75½ Bedford Street: A Tiny House with a Huge History

This tiny, 9 1/2-foot-wide house used to be a carriage entranceway for the neighboring house, but in 1873 was turned into a small home—the narrowest in the city!

From then on, it was owned by various tradespeople, functioning at different times as a cobbler’s shop and even as a candy factory. But its life as a commercial space ended in the 1920s, when the influx of actors, poets, and writers started turning Greenwich Village into a bohemian playground. When a group of actors established the Cherry Lane Theater (located right around the corner on Commerce Street), the chose to stay close to their stage by renting a group of neighboring buildings, which included 75 ½ Bedford Street.

While serving as a boarding house for the Cherry Lane Theatre’s actors, the tiny house hosted quite a few big names such as John Barrymore, the renown American stage actor, a young Cary Grant, who went on to become the one of the most recognizable faces of the silver screen.

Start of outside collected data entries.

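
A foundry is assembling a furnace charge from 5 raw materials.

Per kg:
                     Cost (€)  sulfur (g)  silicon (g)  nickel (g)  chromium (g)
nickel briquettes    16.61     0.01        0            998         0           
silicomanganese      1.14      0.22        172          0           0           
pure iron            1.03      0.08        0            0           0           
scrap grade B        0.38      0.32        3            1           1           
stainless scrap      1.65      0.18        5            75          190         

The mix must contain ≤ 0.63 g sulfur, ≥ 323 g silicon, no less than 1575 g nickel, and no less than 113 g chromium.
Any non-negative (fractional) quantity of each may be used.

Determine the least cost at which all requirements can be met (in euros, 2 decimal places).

Treat it as an LP. Let x1 = kg of nickel briquettes, x2 = kg of silicomanganese, x3 = kg of pure iron, x4 = kg of scrap grade B, x5 = kg of stainless scrap.
Minimise 16.61x1 + 1.14x2 + 1.03x3 + 0.38x4 + 1.65x5 subject to:
  0.01x1 + 0.22x2 + 0.08x3 + 0.32x4 + 0.18x5 ≤ 0.63   (sulfur)
  172x2 + 3x4 + 5x5 ≥ 323   (silicon)
  998x1 + 1x4 + 75x5 ≥ 1575   (nickel)
  1x4 + 190x5 ≥ 113   (chromium)
  x1, x2, x3, x4, x5 ≥ 0.
The optimal basis is {nickel briquettes, silicomanganese, stainless scrap}; pure iron, scrap grade B drop out. The silicon, nickel, chromium requirements are met with equality.
Optimal quantities: nickel briquettes = 1.533 kg, silicomanganese = 1.861 kg, stainless scrap = 0.5947 kg.
Total cost: 16.61·1.533 + 1.14·1.861 + 1.65·0.5947 = 28.5659.

€28.57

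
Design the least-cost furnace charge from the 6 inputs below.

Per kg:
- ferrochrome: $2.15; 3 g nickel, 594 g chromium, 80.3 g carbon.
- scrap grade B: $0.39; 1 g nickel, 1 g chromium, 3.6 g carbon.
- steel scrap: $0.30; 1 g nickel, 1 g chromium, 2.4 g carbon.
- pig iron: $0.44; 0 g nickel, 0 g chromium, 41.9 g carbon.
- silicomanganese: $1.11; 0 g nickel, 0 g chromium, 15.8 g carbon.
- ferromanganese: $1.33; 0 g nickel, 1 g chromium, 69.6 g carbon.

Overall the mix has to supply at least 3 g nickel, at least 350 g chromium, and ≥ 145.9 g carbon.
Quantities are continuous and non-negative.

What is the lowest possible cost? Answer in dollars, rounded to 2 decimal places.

$2.64

Treat it as an LP. Let x1 = kg of ferrochrome, x2 = kg of scrap grade B, x3 = kg of steel scrap, x4 = kg of pig iron, x5 = kg of silicomanganese, x6 = kg of ferromanganese.
Minimize 2.15x1 + 0.39x2 + 0.3x3 + 0.44x4 + 1.11x5 + 1.33x6 with:
  3x1 + 1x2 + 1x3 ≥ 3   (nickel)
  594x1 + 1x2 + 1x3 + 1x6 ≥ 350   (chromium)
  80.3x1 + 3.6x2 + 2.4x3 + 41.9x4 + 15.8x5 + 69.6x6 ≥ 145.9   (carbon)
  x1, x2, x3, x4, x5, x6 ≥ 0.
The cheapest feasible vertex uses only ferrochrome, steel scrap, pig iron; scrap grade B, silicomanganese, ferromanganese are not used. Binding constraints: nickel, chromium, carbon.
Optimal quantities: ferrochrome = 0.5871 kg, steel scrap = 1.239 kg, pig iron = 2.286 kg.
Total cost: 2.15·0.5871 + 0.3·1.239 + 0.44·2.286 = 2.6398.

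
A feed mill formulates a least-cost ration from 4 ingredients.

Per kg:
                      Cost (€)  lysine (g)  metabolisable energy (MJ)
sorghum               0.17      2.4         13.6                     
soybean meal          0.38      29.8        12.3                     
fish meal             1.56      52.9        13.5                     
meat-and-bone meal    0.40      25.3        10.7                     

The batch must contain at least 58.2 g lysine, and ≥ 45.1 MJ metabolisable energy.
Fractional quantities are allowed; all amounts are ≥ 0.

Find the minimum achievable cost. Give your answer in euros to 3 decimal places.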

Pulitzer Prize-winning poet Edna St. Vincent Millay, the house’s most famous resident, lived there from 1923 to 1924. Exceptionally gifted, she became a published poet while still a schoolgirl and received instant recognition at the tender age of 20 upon entering a poetry contest. Though she won fourth place, her poem was such a success that the first-prize winner protested the judges’ ruling and the second-place holder gave her his prize money. The buzz created by the contest earned her immediate acclaim as well as a college scholarship. The well-known expression “To burn the candle at both ends”  comes from one of her poems:

My candle burns at both ends;

It will not last the night;

But ah, my foes, and oh, my friends—

It gives a lovely light!

The house acquired its signature Dutch stepped gable look through renovations made during Edna’s stay. The top floor served as her studio.

The narrow house, which began its existence in the 19th century as a carriage entranceway, was sold in 2013 for $3.25 million and, according to Zillow, has since doubled its value.